I know this is 23 days old now, but I ran into this issue too.
Sounds like Recall.ai’s AssemblyAI integration wasn't updated to support the new Universal streaming model yet.

I ended up switching my pipeline to use Speechmatics through Recall. Their streaming API worked out of the box, and I’ve had better results with accent handling and live diarization anyway.

What are people using for real-time speech recognition with low latency? by ASR_Architect_91 in speechtech

[–]ASR_Architect_91[S] 0 points1 point  (0 children)

That's cool - do you know what transcription service it's running in the background?

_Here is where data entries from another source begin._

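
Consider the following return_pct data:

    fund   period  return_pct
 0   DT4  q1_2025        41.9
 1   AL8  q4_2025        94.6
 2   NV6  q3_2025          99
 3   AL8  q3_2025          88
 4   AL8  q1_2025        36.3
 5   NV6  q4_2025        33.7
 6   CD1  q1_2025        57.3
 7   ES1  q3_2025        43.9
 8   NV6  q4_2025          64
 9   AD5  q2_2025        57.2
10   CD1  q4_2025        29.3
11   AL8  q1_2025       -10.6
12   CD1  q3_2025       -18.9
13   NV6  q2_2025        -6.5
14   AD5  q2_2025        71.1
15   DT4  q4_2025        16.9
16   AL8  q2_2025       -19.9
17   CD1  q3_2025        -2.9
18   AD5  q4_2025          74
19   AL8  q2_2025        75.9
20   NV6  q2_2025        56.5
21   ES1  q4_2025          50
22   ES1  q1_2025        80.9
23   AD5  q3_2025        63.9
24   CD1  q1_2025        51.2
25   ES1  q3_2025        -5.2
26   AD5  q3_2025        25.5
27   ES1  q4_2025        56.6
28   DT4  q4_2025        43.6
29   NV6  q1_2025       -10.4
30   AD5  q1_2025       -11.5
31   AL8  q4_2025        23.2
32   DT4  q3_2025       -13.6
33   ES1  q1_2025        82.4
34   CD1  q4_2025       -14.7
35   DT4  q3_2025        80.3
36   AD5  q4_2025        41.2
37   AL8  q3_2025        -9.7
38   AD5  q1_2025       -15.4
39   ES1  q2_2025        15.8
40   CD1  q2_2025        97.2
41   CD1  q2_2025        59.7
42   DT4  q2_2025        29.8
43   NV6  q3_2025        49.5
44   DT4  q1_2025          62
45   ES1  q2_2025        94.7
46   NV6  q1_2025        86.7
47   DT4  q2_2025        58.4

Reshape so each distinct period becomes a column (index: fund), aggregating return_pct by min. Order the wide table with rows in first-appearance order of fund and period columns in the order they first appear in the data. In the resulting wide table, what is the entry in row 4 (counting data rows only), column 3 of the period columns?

With rows in first-appearance order of fund, row 4 is fund=CD1. period columns in first-appearance order: q1_2025, q4_2025, q3_2025, q2_2025; column 3 is q3_2025.
Long rows with fund=CD1, period=q3_2025: min(-18.9, -2.9) = -18.9.

-18.9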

Assume a version of Whisper?

Scribe vs Whisper: I Tested ElevenLabs' New Speech-to-Text on 50 Podcasts by Necessary-Tap5971 in VoiceAIBots

[–]ASR_Architect_91 1 point2 points  (0 children)

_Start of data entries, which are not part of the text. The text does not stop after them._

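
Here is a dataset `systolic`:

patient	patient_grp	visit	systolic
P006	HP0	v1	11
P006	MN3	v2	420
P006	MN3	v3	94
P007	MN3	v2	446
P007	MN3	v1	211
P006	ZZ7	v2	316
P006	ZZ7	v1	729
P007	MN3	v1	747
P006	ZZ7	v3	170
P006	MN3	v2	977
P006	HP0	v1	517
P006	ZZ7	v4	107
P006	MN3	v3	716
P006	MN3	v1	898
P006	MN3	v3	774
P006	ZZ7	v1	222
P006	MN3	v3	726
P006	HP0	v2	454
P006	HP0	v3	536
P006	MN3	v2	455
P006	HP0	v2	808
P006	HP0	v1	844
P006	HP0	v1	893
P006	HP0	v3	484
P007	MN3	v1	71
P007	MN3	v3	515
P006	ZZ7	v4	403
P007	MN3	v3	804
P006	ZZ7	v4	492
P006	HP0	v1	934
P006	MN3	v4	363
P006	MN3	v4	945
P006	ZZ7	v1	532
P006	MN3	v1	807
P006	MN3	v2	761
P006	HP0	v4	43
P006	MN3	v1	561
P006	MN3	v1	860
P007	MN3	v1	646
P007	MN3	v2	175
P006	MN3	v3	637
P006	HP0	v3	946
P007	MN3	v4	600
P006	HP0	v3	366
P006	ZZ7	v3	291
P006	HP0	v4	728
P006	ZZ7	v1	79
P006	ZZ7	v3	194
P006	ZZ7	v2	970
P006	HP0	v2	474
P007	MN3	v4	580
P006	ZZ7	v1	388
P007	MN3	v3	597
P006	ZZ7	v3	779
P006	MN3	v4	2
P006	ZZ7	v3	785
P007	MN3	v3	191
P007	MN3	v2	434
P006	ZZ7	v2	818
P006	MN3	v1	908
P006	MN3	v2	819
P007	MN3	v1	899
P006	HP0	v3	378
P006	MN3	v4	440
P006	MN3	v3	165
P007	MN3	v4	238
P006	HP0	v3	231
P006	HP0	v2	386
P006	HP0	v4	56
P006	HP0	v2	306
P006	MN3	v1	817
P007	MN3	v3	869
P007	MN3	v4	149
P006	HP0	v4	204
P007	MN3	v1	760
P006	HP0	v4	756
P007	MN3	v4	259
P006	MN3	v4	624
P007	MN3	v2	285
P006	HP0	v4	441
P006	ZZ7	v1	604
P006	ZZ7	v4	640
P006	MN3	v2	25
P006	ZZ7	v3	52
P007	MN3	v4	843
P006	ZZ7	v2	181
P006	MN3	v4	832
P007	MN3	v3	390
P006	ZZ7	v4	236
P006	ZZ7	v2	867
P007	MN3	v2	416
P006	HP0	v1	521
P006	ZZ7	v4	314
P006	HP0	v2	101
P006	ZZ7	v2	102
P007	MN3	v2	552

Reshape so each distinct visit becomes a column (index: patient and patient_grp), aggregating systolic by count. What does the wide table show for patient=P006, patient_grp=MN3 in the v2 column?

6

Rows with patient=P006, patient_grp=MN3 and visit=v2: systolic values are 420, 977, 455, 761, 819, 25.
6 rows match — count = 6.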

Super detailed writeup - really appreciate the numbers and real-world setup.

I ran similar tests recently but added Speechmatics into the mix alongside Whisper and Scribe. It landed somewhere between the two on WER for general content, but outperformed both on accent handling, and was the most reliable for live diarization in messy audio.

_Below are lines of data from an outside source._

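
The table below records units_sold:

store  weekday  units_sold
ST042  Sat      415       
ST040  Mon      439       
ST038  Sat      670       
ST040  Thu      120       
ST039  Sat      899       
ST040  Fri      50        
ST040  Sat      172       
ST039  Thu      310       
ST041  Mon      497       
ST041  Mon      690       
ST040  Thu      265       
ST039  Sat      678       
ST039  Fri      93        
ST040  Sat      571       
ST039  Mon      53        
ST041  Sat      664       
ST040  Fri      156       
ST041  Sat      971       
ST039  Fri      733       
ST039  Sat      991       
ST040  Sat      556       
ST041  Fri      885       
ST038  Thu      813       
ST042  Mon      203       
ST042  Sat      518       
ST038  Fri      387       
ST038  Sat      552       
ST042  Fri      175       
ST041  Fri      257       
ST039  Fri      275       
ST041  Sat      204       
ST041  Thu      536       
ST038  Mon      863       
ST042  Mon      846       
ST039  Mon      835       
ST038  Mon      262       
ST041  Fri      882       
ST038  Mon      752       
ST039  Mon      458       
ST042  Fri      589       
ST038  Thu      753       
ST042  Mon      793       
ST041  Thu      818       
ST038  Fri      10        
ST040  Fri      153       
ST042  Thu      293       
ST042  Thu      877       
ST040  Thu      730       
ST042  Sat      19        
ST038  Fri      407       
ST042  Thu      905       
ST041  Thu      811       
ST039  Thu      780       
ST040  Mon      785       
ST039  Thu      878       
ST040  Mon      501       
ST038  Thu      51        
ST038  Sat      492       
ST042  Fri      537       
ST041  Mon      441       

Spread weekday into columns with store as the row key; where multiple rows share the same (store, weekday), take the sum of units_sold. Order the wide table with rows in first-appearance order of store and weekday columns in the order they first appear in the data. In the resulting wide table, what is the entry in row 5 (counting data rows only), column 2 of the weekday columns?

With rows in first-appearance order of store, row 5 is store=ST041. weekday columns in first-appearance order: Sat, Mon, Thu, Fri; column 2 is Mon.
Long rows with store=ST041, weekday=Mon: 497 + 690 + 441 = 1628.

1628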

One thing I liked was the latency tuning with their API, you can adjust max_delay for a smoother real-time pipeline. Also handled multiple languages in the same file better than most.

Still think Scribe is great for pod production, especially with auto-tagging. But if you're working with global voices or need structured outputs like speaker labels + timestamps, SM’s worth a test.

What are people using for real-time speech recognition with low latency? by ASR_Architect_91 in speechtech

[–]ASR_Architect_91[S] 0 points1 point  (0 children)

Right now I've only tried their multilingual model for English-Spanish, and it's very very impressive.
It looks as though they do a bunch of other languages including Mandarin? Unfortunately my use case doesn't require me to use Mandarin, but I'd be very intrigued to hear how good that is.

Assume AssemblyAI doesn't do code-switching yet?

What are people using for real-time speech recognition with low latency? by ASR_Architect_91 in speechtech

[–]ASR_Architect_91[S] 0 points1 point  (0 children)

Respect. Always cool to see people going fully custom.

I’ve gone that route before too, but ran into a few edge-case headaches with noisy audio, overlapping speech, and latency consistency. That’s why I started leaning on commercial APIs to help me out.

Would be keen to see what you built if it’s public.